Lesson 06: Classification by a Neural Network using Keras

All content is taken from this lesson.

  • Preface describing the inner workings of an artificial neural network (Multi-layer perceptron)

  • Part 1 creates a neural network using the keras interface in tensorflow

  • Part 2 continues to look at the training history, performs a prediction and constructs a confusion matrix from it

For instructors: A script aligned to this lesson is available here.

Check Your Learning

Question 1 / Preface

The architecture presented in the video is often referred to as a feed-forward network. Come up with reasons why this might be the case? Compare your answers with the mentor.

Solution
Because the data is fed in a forward fashion through the network, from inputs to outputs.

Question 2 / Preface

You have created a neural network that takes 8 values as input. The network has two hidden (dense) layers of 10 neurons each. The output layer has size 3 and predicts 3 values. How many parameters does this network have which need to be optimized during training?

  1. 21

  2. 233

  3. 210

  4. 54

Solution
1. (please reconsider) you have added all numbers in the exercise
2. (correct) layer1: 8*10 + 10 = 90, layer2: 10*10+10=110; output: 10*3+3=33
3. (please reconsider) you omitted the bias terms
4. (please reconsider) you have added dimensionalities instead of multiplying them to obtain the size of the matrix

Question 1 / Part 1

Take a look at the training and test set we created. Run the sklearn.metrics.train_test_split function multiple times with different parameters, e.g. vary the random_state, switch stratify.

  • How many samples do the training and test sets have each time?

  • Are the classes in the training set well balanced compared to the output of penguin_features.species_.value_counts()?

Question 2 / Part 1

With the code snippets in the video, we defined a keras model with 1 hidden layer with 10 neurons and an output layer with 3 neurons.

  • recap: How many parameters does the resulting model have?

  • What happens to the number of parameters if we increase or decrease the number of neurons in the hidden layer?

  • Ask your neighbor to tell you a choice of layer number and layer width. Predict how many parameters will be needed. Then implement this and check!

Exercises

Exercise 1

The goal of this exercise is to fit a neural network to predict wine classes from the sklearn wine dataset.

Please consider the following aspects when solving this exercise:

  1. The dataset can be loaded via from sklearn.datasets import load_wine; dataset = load_wine(). * Consider print(dataset['DESCR']) for more information about the dataset. * dataset['data'] contains the features which can be used as input data. * dataset['target'] contains the wine class labels.

  2. pd.get_dummies is helpful to obtain a one-hot encoded version of class labels.

  3. train_test_split should be performed as usual.

  4. When inspecting the features, you will realize that they all have different number ranges. Hence, normalizing the data is required. The StandardScaler might be handy.

  5. Regarding the network architecture, it’s best to start small (in terms of number of layers and number of neurons) and only increase if performance is not sufficient. This helps to speed up the training process.

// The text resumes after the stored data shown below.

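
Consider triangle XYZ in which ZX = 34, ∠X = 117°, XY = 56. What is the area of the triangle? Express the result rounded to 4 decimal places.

Area = ½·ZX·XY·sin X ≈ 848.24.

area ≈ 848.2382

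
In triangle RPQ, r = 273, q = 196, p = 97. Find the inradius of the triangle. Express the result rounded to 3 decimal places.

23.912

Semiperimeter s = (273 + 97 + 196)/2 = 283.
Heron's formula: area = √(283·10·186·87) ≈ 6767.2.
Inradius = area/s = 6767.2/283 ≈ 23.912.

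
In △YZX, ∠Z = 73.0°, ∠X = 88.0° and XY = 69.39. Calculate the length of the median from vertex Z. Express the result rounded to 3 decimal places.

The third angle is ∠Y = 180° − ∠Z − ∠X = 19.00°.
Law of sines: ZX = XY·sin Y/sin Z ≈ 23.623.
Law of sines: YZ = XY·sin X/sin Z ≈ 72.516.
Median from Z: ½√(2·YZ² + 2·ZX² − XY²) ≈ 41.287.

m_Z ≈ 41.287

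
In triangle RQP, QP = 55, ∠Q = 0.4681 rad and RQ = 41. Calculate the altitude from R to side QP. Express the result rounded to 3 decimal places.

h_R ≈ 18.499

By the law of cosines, PR² = RQ² + QP² − 2·RQ·QP·cos Q = 681.15, so PR ≈ 26.099.
Area = ½·RQ·QP·sin Q ≈ 508.72.
The altitude from R has length 2·area/QP ≈ 18.499.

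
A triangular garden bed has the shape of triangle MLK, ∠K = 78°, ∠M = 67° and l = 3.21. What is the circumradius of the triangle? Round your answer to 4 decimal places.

R ≈ 2.7982

The third angle is ∠L = 180° − ∠K − ∠M = 35.00°.
Law of sines: m = l·sin M/sin L ≈ 5.1516.
Law of sines: k = l·sin K/sin L ≈ 5.4742.
Circumradius = l/(2 sin L) ≈ 2.7982.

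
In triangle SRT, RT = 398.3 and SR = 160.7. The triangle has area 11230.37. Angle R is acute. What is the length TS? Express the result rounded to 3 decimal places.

From area = ½·SR·RT·sin R, we get sin R = 2·area/(SR·RT) ≈ 0.35091.
Taking the acute solution, ∠R ≈ 20.54°.
Law of cosines then gives TS ≈ 254.15.

254.154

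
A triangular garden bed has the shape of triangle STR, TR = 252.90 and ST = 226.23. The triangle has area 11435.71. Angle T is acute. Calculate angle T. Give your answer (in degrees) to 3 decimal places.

∠T ≈ 23.563°

From area = ½·ST·TR·sin T, we get sin T = 2·area/(ST·TR) ≈ 0.39976.
Taking the acute solution, ∠T ≈ 23.56°.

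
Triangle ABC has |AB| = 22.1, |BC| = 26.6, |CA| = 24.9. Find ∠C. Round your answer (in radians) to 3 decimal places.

By the law of cosines, cos C = (|BC|² + |CA|² − |AB|²) / (2·|BC|·|CA|) ≈ 0.63348, so ∠C ≈ 0.885 rad.

0.885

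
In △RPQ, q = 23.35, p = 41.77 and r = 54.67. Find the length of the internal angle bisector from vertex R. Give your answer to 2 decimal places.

16.97

By the law of cosines, cos R = (p² + q² − r²) / (2·p·q) ≈ -0.35827, so ∠R ≈ 110.99°.
The bisector from R has length 2·p·q·cos(∠R/2)/(p+q) ≈ 16.968.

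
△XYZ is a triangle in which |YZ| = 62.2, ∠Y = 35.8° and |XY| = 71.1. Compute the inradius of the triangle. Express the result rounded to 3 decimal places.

By the law of cosines, |ZX|² = |XY|² + |YZ|² − 2·|XY|·|YZ|·cos Y = 1750.3, so |ZX| ≈ 41.837.
Area = ½·|XY|·|YZ|·sin Y ≈ 1293.5.
Semiperimeter s = (62.2+41.837+71.1)/2 = 87.568.
Inradius = area/s = 1293.5/87.568 ≈ 14.771.

r ≈ 14.771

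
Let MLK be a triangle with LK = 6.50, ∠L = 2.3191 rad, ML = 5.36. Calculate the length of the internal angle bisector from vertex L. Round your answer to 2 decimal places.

2.35

By the law of cosines, KM² = ML² + LK² − 2·ML·LK·cos L = 118.39, so KM ≈ 10.881.
The bisector from L has length 2·ML·LK·cos(∠L/2)/(ML+LK) ≈ 2.3486.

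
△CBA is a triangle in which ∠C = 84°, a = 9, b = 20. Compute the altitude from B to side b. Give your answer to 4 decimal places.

By the law of cosines, c² = b² + a² − 2·b·a·cos C = 443.37, so c ≈ 21.056.
Area = ½·b·a·sin C ≈ 89.507.
The altitude from B has length 2·area/b ≈ 8.9507.

h_B ≈ 8.9507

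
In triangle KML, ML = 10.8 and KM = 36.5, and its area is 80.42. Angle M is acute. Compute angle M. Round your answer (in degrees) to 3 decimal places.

∠M ≈ 24.080°

From area = ½·KM·ML·sin M, we get sin M = 2·area/(KM·ML) ≈ 0.40802.
Taking the acute solution, ∠M ≈ 24.08°.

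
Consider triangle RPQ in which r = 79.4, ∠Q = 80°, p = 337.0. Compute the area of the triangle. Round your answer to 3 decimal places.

13175.644

Area = ½·r·p·sin Q ≈ 13176.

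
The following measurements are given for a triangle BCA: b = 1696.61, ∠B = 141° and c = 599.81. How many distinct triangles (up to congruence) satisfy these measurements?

c·sin B = 599.81·sin(141°) ≈ 377.5.
Since ∠B is not acute, a triangle exists only if b > c; here b > c, so there is exactly one triangle.

1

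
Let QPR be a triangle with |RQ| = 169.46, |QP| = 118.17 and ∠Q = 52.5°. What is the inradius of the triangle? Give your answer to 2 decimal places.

r ≈ 37.57

By the law of cosines, |PR|² = |RQ|² + |QP|² − 2·|RQ|·|QP|·cos Q = 18300, so |PR| ≈ 135.28.
Area = ½·|RQ|·|QP|·sin Q ≈ 7943.5.
Semiperimeter s = (135.28+169.46+118.17)/2 = 211.45.
Inradius = area/s = 7943.5/211.45 ≈ 37.566.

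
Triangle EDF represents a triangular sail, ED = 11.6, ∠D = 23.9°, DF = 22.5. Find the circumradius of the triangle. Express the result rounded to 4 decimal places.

By the law of cosines, FE² = ED² + DF² − 2·ED·DF·cos D = 163.57, so FE ≈ 12.789.
Area = ½·ED·DF·sin D ≈ 52.871.
Circumradius = FE/(2 sin D) ≈ 15.784.

R ≈ 15.7839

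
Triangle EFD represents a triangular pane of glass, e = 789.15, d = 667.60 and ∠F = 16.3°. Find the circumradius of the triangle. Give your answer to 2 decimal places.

By the law of cosines, f² = d² + e² − 2·d·e·cos F = 57126, so f ≈ 239.01.
Area = ½·d·e·sin F ≈ 73933.
Circumradius = f/(2 sin F) ≈ 425.79.

R ≈ 425.79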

  6. If you need help with the code to set up and fit the neural network, please consider the lecture notes about the penguin dataset; it’s quite similar.

  7. Finally, when you are satisfied with the training process, assess the performance of your network with help of the test set (confusion matrix, accuracy, etc).

Bonus 1

It’s great to see the loss decreasing during training, but given a certain loss value, it’s still not easy to judge how well the model actually performs. It would be nice to observe higher level metrics, such as accuracy for example. Fortunately, the model.compile method has a parameter which allows for adding such metrics. These will eventually be stored in the fit history, just like the 'loss'.

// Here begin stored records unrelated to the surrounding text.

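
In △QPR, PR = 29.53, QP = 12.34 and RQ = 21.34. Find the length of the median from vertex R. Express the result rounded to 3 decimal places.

Median from R: ½√(2·PR² + 2·RQ² − QP²) ≈ 25.013.

25.013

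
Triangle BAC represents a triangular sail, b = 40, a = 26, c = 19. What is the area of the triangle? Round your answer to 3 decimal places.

Semiperimeter s = (40 + 26 + 19)/2 = 42.5.
Heron's formula: area = √(42.5·2.5·16.5·23.5) ≈ 202.97.

202.974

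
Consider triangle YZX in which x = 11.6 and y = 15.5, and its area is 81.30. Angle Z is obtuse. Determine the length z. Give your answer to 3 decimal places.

22.985

From area = ½·x·y·sin Z, we get sin Z = 2·area/(x·y) ≈ 0.90434.
Taking the obtuse solution, ∠Z ≈ 2.012 rad.
Law of cosines then gives z ≈ 22.985.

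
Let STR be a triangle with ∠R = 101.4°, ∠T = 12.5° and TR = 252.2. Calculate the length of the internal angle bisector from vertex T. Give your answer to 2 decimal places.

259.44

The third angle is ∠S = 180° − ∠T − ∠R = 66.10°.
Law of sines: RS = TR·sin T/sin S ≈ 59.706.
Law of sines: ST = TR·sin R/sin S ≈ 270.41.
The bisector from T has length 2·ST·TR·cos(∠T/2)/(ST+TR) ≈ 259.44.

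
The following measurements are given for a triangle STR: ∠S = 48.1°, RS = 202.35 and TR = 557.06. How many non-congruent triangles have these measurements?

1

RS·sin S = 202.35·sin(48.1°) ≈ 150.6.
Since TR ≥ RS, exactly one triangle exists.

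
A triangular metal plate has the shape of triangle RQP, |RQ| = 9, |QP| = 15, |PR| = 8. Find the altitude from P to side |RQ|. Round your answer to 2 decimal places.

h_P ≈ 6.65

Semiperimeter s = (15 + 8 + 9)/2 = 16.
Heron's formula: area = √(16·1·8·7) ≈ 29.933.
The altitude from P has length 2·area/|RQ| ≈ 6.6518.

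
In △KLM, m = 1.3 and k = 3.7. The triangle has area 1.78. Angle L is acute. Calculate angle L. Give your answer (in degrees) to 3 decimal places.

47.742

From area = ½·m·k·sin L, we get sin L = 2·area/(m·k) ≈ 0.74012.
Taking the acute solution, ∠L ≈ 47.74°.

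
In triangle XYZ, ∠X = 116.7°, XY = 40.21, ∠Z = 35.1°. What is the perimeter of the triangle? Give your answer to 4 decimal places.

135.7287

The third angle is ∠Y = 180° − ∠Z − ∠X = 28.20°.
Law of sines: YZ = XY·sin X/sin Z ≈ 62.473.
Law of sines: ZX = XY·sin Y/sin Z ≈ 33.045.
Semiperimeter s = (62.473+33.045+40.21)/2 = 67.864.
Perimeter = 62.473 + 33.045 + 40.21 = 135.73.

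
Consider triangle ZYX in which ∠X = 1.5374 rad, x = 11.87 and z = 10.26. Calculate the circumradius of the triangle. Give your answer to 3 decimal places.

Law of sines: sin Z = z·sin X/x ≈ 0.86388.
Since x ≥ z, only the acute value applies: ∠Z ≈ 1.0429 rad.
Then ∠Y = π − ∠X − ∠Z ≈ 0.5613 rad.
Law of sines gives y = x·sin Y/sin X ≈ 6.3214.
Circumradius = x/(2 sin X) ≈ 5.9383.

5.938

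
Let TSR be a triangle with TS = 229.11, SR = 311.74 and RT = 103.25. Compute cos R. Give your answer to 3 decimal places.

cos R ≈ 0.860

By the law of cosines, cos R = (SR² + RT² − TS²) / (2·SR·RT) ≈ 0.85983, so ∠R ≈ 30.70°.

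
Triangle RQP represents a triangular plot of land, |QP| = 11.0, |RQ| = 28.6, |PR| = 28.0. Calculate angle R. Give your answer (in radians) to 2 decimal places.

By the law of cosines, cos R = (|PR|² + |RQ|² − |QP|²) / (2·|PR|·|RQ|) ≈ 0.92468, so ∠R ≈ 0.391 rad.

∠R ≈ 0.39 rad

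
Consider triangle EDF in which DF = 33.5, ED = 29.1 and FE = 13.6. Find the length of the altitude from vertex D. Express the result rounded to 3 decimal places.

Semiperimeter s = (33.5 + 13.6 + 29.1)/2 = 38.1.
Heron's formula: area = √(38.1·4.6·24.5·9) ≈ 196.58.
The altitude from D has length 2·area/FE ≈ 28.909.

28.909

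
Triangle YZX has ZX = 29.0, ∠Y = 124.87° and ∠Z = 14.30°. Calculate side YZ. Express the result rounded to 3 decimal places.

The third angle is ∠X = 180° − ∠Y − ∠Z = 40.83°.
Law of sines: YZ = ZX·sin X/sin Y ≈ 23.11.

23.110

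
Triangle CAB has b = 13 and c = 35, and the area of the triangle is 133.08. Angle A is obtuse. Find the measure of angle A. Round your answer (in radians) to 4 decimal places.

From area = ½·b·c·sin A, we get sin A = 2·area/(b·c) ≈ 0.58497.
Taking the obtuse solution, ∠A ≈ 2.517 rad.

∠A ≈ 2.5168 rad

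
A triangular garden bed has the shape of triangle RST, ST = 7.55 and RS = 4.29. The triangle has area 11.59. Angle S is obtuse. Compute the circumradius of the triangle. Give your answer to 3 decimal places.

From area = ½·RS·ST·sin S, we get sin S = 2·area/(RS·ST) ≈ 0.71566.
Taking the obtuse solution, ∠S ≈ 134.30°.
Law of cosines then gives TR ≈ 10.984.
Circumradius = TR/(2 sin S) ≈ 7.6741.

7.674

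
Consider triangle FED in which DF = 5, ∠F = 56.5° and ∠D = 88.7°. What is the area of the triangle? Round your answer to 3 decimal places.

The third angle is ∠E = 180° − ∠D − ∠F = 34.80°.
Law of sines: ED = DF·sin F/sin E ≈ 7.3056.
Law of sines: FE = DF·sin D/sin E ≈ 8.7587.
Area = ½·DF·ED·sin D ≈ 18.259.

18.259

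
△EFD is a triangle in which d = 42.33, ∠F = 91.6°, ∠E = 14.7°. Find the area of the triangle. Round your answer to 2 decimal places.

The third angle is ∠D = 180° − ∠E − ∠F = 73.70°.
Law of sines: e = d·sin E/sin D ≈ 11.191.
Law of sines: f = d·sin F/sin D ≈ 44.085.
Area = ½·d·e·sin F ≈ 236.77.

area ≈ 236.77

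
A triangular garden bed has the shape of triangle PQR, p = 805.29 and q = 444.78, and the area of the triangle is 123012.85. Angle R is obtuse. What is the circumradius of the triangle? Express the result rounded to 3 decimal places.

851.064

From area = ½·p·q·sin R, we get sin R = 2·area/(p·q) ≈ 0.68688.
Taking the obtuse solution, ∠R ≈ 136.62°.
Law of cosines then gives r ≈ 1169.2.
Circumradius = r/(2 sin R) ≈ 851.06.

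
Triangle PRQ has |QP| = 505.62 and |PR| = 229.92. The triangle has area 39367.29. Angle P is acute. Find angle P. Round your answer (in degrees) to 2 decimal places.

42.63

From area = ½·|QP|·|PR|·sin P, we get sin P = 2·area/(|QP|·|PR|) ≈ 0.67727.
Taking the acute solution, ∠P ≈ 42.63°.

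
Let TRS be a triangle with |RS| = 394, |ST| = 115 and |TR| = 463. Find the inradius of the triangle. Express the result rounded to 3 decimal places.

Semiperimeter s = (394 + 115 + 463)/2 = 486.
Heron's formula: area = √(486·92·371·23) ≈ 19533.
Inradius = area/s = 19533/486 ≈ 40.191.

40.191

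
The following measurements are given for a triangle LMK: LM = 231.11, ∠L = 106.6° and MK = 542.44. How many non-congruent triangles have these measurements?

1

LM·sin L = 231.11·sin(106.6°) ≈ 221.5.
Since ∠L is not acute, a triangle exists only if MK > LM; here MK > LM, so there is exactly one triangle.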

The goal of this exercise is to add accuracy as a metric when fitting the model. Then the accuracy can be plotted for each epoch, similar to the loss value. For more information, please consider the documentation of the model.compile method.

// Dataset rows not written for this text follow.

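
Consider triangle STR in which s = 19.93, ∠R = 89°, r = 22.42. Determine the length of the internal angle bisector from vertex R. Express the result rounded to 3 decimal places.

Law of sines: sin S = s·sin R/r ≈ 0.88880.
Since r ≥ s, only the acute value applies: ∠S ≈ 62.72°.
Then ∠T = 180° − ∠R − ∠S ≈ 28.28°.
Law of sines gives t = r·sin T/sin R ≈ 10.623.
The bisector from R has length 2·s·t·cos(∠R/2)/(s+t) ≈ 9.8847.

9.885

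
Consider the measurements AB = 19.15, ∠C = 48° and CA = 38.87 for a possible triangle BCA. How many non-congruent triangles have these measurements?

CA·sin C = 38.87·sin(48°) ≈ 28.89.
Since AB = 19.15 < 28.89 = CA sin C, no triangle exists.

0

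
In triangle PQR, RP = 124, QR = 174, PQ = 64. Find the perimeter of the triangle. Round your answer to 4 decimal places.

perimeter ≈ 362.0000

Perimeter = 174 + 124 + 64 = 362.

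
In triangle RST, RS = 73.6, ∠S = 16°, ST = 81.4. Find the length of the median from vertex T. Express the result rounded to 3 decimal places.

m_T ≈ 47.130

By the law of cosines, TR² = RS² + ST² − 2·RS·ST·cos S = 525.01, so TR ≈ 22.913.
Median from T: ½√(2·ST² + 2·TR² − RS²) ≈ 47.13.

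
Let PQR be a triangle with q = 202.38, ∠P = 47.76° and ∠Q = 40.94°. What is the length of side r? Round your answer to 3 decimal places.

The third angle is ∠R = 180° − ∠P − ∠Q = 91.30°.
Law of sines: r = q·sin R/sin Q ≈ 308.77.

308.771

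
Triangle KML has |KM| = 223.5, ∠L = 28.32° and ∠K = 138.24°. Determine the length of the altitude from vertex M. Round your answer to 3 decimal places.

h_M ≈ 148.854

The third angle is ∠M = 180° − ∠L − ∠K = 13.44°.
Law of sines: |ML| = |KM|·sin K/sin L ≈ 313.78.
Law of sines: |LK| = |KM|·sin M/sin L ≈ 109.5.
Area = ½·|KM|·|ML|·sin M ≈ 8149.9.
The altitude from M has length 2·area/|LK| ≈ 148.85.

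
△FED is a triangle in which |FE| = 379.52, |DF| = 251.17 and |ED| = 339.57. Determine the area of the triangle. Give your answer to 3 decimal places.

Semiperimeter s = (339.57 + 251.17 + 379.52)/2 = 485.13.
Heron's formula: area = √(485.13·145.56·233.96·105.61) ≈ 41771.

area ≈ 41770.860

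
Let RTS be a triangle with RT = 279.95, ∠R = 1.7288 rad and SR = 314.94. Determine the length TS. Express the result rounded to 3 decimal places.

453.106

By the law of cosines, TS² = SR² + RT² − 2·SR·RT·cos R = 2.053e+05, so TS ≈ 453.11.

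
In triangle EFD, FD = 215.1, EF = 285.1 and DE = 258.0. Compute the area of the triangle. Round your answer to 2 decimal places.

area ≈ 26603.26

Semiperimeter s = (215.1 + 258 + 285.1)/2 = 379.1.
Heron's formula: area = √(379.1·164·121.1·94) ≈ 26603.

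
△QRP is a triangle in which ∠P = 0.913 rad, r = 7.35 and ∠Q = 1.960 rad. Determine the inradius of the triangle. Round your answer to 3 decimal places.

The third angle is ∠R = π − ∠P − ∠Q = 0.269 rad.
Law of sines: q = r·sin Q/sin R ≈ 25.625.
Law of sines: p = r·sin P/sin R ≈ 21.918.
Area = ½·r·q·sin P ≈ 74.523.
Semiperimeter s = (25.625+7.35+21.918)/2 = 27.446.
Inradius = area/s = 74.523/27.446 ≈ 2.7152.

2.715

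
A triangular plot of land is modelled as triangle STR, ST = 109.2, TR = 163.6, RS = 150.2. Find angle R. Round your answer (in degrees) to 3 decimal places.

∠R ≈ 40.446°

By the law of cosines, cos R = (TR² + RS² − ST²) / (2·TR·RS) ≈ 0.76101, so ∠R ≈ 40.45°.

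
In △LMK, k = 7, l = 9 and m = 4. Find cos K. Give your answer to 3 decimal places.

cos K ≈ 0.667

By the law of cosines, cos K = (l² + m² − k²) / (2·l·m) ≈ 0.66667, so ∠K ≈ 48.19°.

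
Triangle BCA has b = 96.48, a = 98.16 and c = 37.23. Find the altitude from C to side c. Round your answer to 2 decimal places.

95.43

Semiperimeter s = (96.48 + 37.23 + 98.16)/2 = 115.94.
Heron's formula: area = √(115.94·19.455·78.705·17.775) ≈ 1776.4.
The altitude from C has length 2·area/c ≈ 95.426.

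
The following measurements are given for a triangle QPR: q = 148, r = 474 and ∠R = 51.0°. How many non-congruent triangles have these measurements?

q·sin R = 148·sin(51.0°) ≈ 115.
Since r ≥ q, exactly one triangle exists.

1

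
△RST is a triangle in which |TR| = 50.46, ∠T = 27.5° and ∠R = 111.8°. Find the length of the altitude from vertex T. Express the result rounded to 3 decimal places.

The third angle is ∠S = 180° − ∠T − ∠R = 40.70°.
Law of sines: |ST| = |TR|·sin R/sin S ≈ 71.847.
Law of sines: |RS| = |TR|·sin T/sin S ≈ 35.731.
Area = ½·|TR|·|ST|·sin T ≈ 837.01.
The altitude from T has length 2·area/|RS| ≈ 46.851.

h_T ≈ 46.851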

What other metrics that are useful for classification could you add? Consider tf.keras.metrics for suggestions.

Exercise 2

The goal of this exercise is to train a neural network to predict binary class labels on a synthetic dataset and compare the results to those obtained with a linear classifier.

The dataset can be found here for download. It contains 2 columns x and y and an additional target column containing the class labels (either 0 or 1). The dataset can be visualized via sns.scatterplot(data=data_frame, x='x', y='y', hue='target').

The goal is to train a neural network, similar to Exercise 1, to predict the class labels of the dataset.

Bonus 1

Try to use a linear classifier, such as RidgeClassifier to make predictions about the class labels. You can use the function below to visualize the predictions and ground truth labels:

import matplotlib.pyplot as plt
import pandas as pd

def plot_prediction(X, y, y_pred, *, title=''):
    if isinstance(X, pd.DataFrame):
        X = X.to_numpy()
    fig, (left, right) = plt.subplots(ncols=2, figsize=(14, 6))
    fig.suptitle(title)
    left.set(title='Ground truth labels')
    left.scatter(*X.transpose(), c=y)
    right.set(title='Predicted labels')
    right.scatter(*X.transpose(), c=y_pred)
    plt.show()

You will find that the performance of the linear classifier is not very good. How can we still use a linear classifier and get similarly good performance as for the neural network?

Note

Hint: Similar to how we scaled the input data for the wine dataset using the StandardScaler, we are free to transform the data before feeding it to the linear classifier. A particular coordinate transformation might be useful to make this a linear problem.

In the light of your findings, discuss in what situations a neural network might be more useful than a more simple method such as a linear classifier, and vice versa. What is a particular advantage of neural networks (think about Feature engineering)?